Mas era. E com o 2×0 o São Paulo mantém 4 pontos atrás do Cruzeiro, que joga quinta contra o Grêmio lá, jogo que considero o mais difícil do returno pra eles. Em seguida, o São Paulo decide contra dois times de férias. O Cruzeiro, contra apenas um.

A tendência natural é que seja mais complicado pro time mineiro, mas ainda assim são 4 pontos e mais do que isso, o saldo, o número de vitórias, e portanto uma diferença que obrigatoriamente tem que ser de 5 pontos. Se tirar os 4 o São Paulo não ganha o campeonato.

O Palmeiras, com 39, volta a rezar. Mas relaxa, das 4 restantes, 2 de férias. Se não fizer os 6 pontos contra time que joga pra cumprir tabela é brincadeira.

É iminente o não rebaixamento do Palmeiras, tal qual o título do Cruzeiro. Mas ainda não foi dessa vez que deu pra confirmar.

abs,
RicaPerrone

Um domingo especial

Não é pelo Goiás, pela liderança ou por uma promoção de ingressos. Era pelo futebol apresentado, pela perspectiva e pela noite de homenagens.
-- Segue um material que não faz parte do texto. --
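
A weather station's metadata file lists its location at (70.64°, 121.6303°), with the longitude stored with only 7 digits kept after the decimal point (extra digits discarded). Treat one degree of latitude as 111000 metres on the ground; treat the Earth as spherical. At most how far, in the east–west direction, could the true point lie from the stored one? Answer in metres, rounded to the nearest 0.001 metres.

Truncating at 7 decimal places can drop up to a full unit in the last place, so the longitude may be off by as much as 1e-07°.
One degree of longitude at 70.64° is 111000 × cos 70.64° ≈ 111000 × 0.3315 = 36796.8 m.
Maximum E–W displacement: 1e-07 × 36796.8 = 0.00367968 m.

0.004 metres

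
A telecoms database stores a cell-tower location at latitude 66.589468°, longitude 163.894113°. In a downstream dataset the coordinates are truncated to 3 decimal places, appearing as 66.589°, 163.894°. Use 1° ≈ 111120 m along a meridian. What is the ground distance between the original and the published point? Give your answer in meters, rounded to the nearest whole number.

52 meters

The latitude changed by +0.000468° and the longitude by +0.000113°.
N–S: 0.000468° × 111120 m/° = 52.0042 m.
E–W at 66.589°: 0.000113° × 111120 × cos 66.589° = 0.000113 × 111120 × 0.3973 ≈ 4.98902 m.
Hypotenuse of the two orthogonal shifts: √(52.0042² + 4.98902²) = 52.2429 m.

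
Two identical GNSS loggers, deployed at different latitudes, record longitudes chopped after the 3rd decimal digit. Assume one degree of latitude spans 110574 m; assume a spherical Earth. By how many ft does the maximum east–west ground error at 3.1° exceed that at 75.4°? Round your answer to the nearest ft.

Truncating at 3 decimal places can drop up to a full unit in the last place, so the longitude may be off by as much as 0.001°.
At 3.1°: 0.001° × 110574 × cos 3.1° = 0.001 × 110574 × 0.9985 ≈ 110.41 m.
Error at 75.4° = 0.001° × 110574 × cos 75.4° ≈ 110.57 × 0.2521 = 27.872 m.
So the lower-latitude error exceeds the higher by 110.41 − 27.872 = 82.54 m.
In feet: 82.5399 m ÷ 0.3048 ≈ 270.8 ft.

271 ft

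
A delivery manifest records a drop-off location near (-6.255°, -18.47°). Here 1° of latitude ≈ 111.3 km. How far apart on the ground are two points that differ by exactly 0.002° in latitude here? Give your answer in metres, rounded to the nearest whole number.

0.002° × 111300 m/° = 222.6 m.

223 metres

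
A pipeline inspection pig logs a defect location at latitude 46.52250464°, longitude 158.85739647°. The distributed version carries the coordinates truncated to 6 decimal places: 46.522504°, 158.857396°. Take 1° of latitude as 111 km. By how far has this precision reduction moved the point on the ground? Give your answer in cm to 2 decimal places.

Δlat = 46.52250464 − 46.522504 = +0.00000064°; Δlon = 158.85739647 − 158.857396 = +0.00000047°.
North–south shift: 0.00000064 × 111000 = 0.07104 m.
East–west at this latitude: 0.00000047° × 111000 × cos 46.5225° ≈ 0.00000047 × 76375.7 = 0.0358966 m.
Distance: √(0.07104² + 0.0358966²) ≈ 0.0795943 m.
That is 0.0795943 m = 7.9594 cm.

7.96 cm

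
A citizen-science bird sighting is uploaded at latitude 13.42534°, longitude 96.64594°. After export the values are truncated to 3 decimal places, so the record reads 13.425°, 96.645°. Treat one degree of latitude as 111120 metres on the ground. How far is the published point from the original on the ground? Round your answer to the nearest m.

The latitude changed by +0.00034° and the longitude by +0.00094°.
N–S: 0.00034° × 111120 m/° = 37.7808 m.
E–W at 13.425°: 0.00094° × 111120 × cos 13.425° = 0.00094 × 111120 × 0.9727 ≈ 101.599 m.
Distance: √(37.7808² + 101.599²) ≈ 108.396 m.

108 m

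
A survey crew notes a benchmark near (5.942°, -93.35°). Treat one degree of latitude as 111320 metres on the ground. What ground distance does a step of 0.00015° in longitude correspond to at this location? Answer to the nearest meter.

17 meters

One degree of longitude here spans 111320 × cos 5.942° = 111320 × 0.9946 ≈ 110722 m; 0.00015° of that is 16.6083 m.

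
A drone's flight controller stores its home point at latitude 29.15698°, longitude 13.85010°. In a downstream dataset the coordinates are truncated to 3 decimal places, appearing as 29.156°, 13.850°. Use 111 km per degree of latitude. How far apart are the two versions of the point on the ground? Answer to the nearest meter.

Δlat = 29.15698 − 29.156 = +0.00098°; Δlon = 13.85010 − 13.850 = +0.00010°.
N–S: 0.00098° × 111000 m/° = 108.78 m.
East–west at this latitude: 0.00010° × 111000 × cos 29.156° ≈ 0.00010 × 96935.9 = 9.69359 m.
Combined displacement = (108.78² + 9.69359²)^½ ≈ 109.211 m.

109 meters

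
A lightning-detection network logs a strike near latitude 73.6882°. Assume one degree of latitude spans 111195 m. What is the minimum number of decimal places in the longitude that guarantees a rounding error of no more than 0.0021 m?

At 73.6882° one degree of longitude covers 111195 × cos 73.6882° ≈ 111195 × 0.2809 ≈ 31230.7 m.
With N decimal places the half-ulp bound is 0.5·10⁻ᴺ°, or 0.5·10⁻ᴺ × 31230.7 m on the ground.
Setting 15615.4 × 10⁻ᴺ ≤ 0.0021 gives 10ᴺ ≥ 7.436e+06, i.e. N ≥ 6.87.
At 6 places the error can reach 0.0156 m, but 7 places keeps it to 0.00156 m.

7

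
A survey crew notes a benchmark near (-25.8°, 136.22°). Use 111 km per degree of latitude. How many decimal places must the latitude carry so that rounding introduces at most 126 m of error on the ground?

One degree of latitude covers 111000 m.
With N decimal places the half-ulp bound is 0.5·10⁻ᴺ°, or 0.5·10⁻ᴺ × 111000 m on the ground.
Need 0.5 × 111000 × 10⁻ᴺ ≤ 126 → 10⁻ᴺ ≤ 2.270e-03, so N ≥ 2.64.
At 2 places the error can reach 555 m, but 3 places keeps it to 55.5 m.

3 decimal places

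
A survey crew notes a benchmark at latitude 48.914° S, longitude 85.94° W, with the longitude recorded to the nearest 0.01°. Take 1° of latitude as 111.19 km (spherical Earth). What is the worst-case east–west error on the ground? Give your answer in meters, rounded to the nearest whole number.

Rounding to 2 decimal places leaves the longitude within ±0.005° of the true value.
Parallels shrink by cos φ, so at 48.914° a degree of longitude is 111190 × 0.6572 ≈ 73073.1 m.
East–west error: 0.005° × 73073.1 m/° ≈ 365.365 m.

365 meters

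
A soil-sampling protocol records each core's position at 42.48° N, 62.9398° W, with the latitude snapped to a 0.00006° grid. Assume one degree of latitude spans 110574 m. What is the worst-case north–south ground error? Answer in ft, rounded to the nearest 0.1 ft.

With a 0.00006° grid the true value lies within half a step, ±0.00006°/2 = ±3e-05°, of the stored one.
North–south distance: 3e-05° × 110574 m/° = 3.31722 m.
In feet: 3.31722 m ÷ 0.3048 ≈ 10.883 ft.

10.9 ft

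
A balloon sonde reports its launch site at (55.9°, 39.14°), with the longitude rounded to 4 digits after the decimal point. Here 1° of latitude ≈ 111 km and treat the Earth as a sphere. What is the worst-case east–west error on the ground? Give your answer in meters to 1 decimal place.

3.1 meters

Rounding to 4 decimal places leaves the longitude within ±5e-05° of the true value.
One degree of longitude at 55.9° is 111000 × cos 55.9° ≈ 111000 × 0.5606 = 62230.9 m.
East–west error: 5e-05° × 62230.9 m/° ≈ 3.11155 m.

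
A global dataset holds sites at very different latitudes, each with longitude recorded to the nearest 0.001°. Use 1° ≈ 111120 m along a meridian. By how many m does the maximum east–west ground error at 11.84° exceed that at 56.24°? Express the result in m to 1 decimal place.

23.5 m

Rounding to 3 decimal places leaves the longitude within ±0.0005° of the true value.
At 11.84°: 0.0005° × 111120 × cos 11.84° = 0.0005 × 111120 × 0.9787 ≈ 54.378 m.
At 56.24°: 0.0005° × 111120 × cos 56.24° = 0.0005 × 111120 × 0.5557 ≈ 30.876 m.
Difference: 54.378 − 30.876 = 23.502 m.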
Era dia de Assis, Washington e Fred. Três dos maiores ídolos que o Flu teve em sua história.  Dois já se foram, um voltou.

E num Maracanã com 40 mil torcedores prontos para aplaudir, as homenagens antes do jogo os levaram as lágrimas.  No telão, gols do passado glorioso com o casal 20 de uma história já escrita.  Em campo, as famílias. E no vestiário, a história que ainda se escreve.

O Fluminense precisou de pouco pra mostrar, de novo, um grande futebol e resolver o jogo.   Podia ter sido três ou quatro a zero. Mas não foi, pois o placar de hoje tinha que ter “20”.

E veja você que destino caprichoso.  Enquanto choravam a perda de 2 ídolos, aplaudiam outra partida brilhante de Conca e a volta de Fred, dois ídolos muito mais “tricolores” do que brasileiros. Tal qual Assis e Washington.

O Flu, o Maracanã, os ídolos juntos e “só deles”.

Parecia uma substituição qualquer quando Fred entrou em campo. Mas não era só isso. Saiam Washington e Assis, não o Sóbis. E entrava Fred.

O 2×0 no Goiás foi a coisa menos importante da noite.  Até mesmo do que  recado bem dado ao Cruzeiro: “Não é só você que sabe jogar bola”.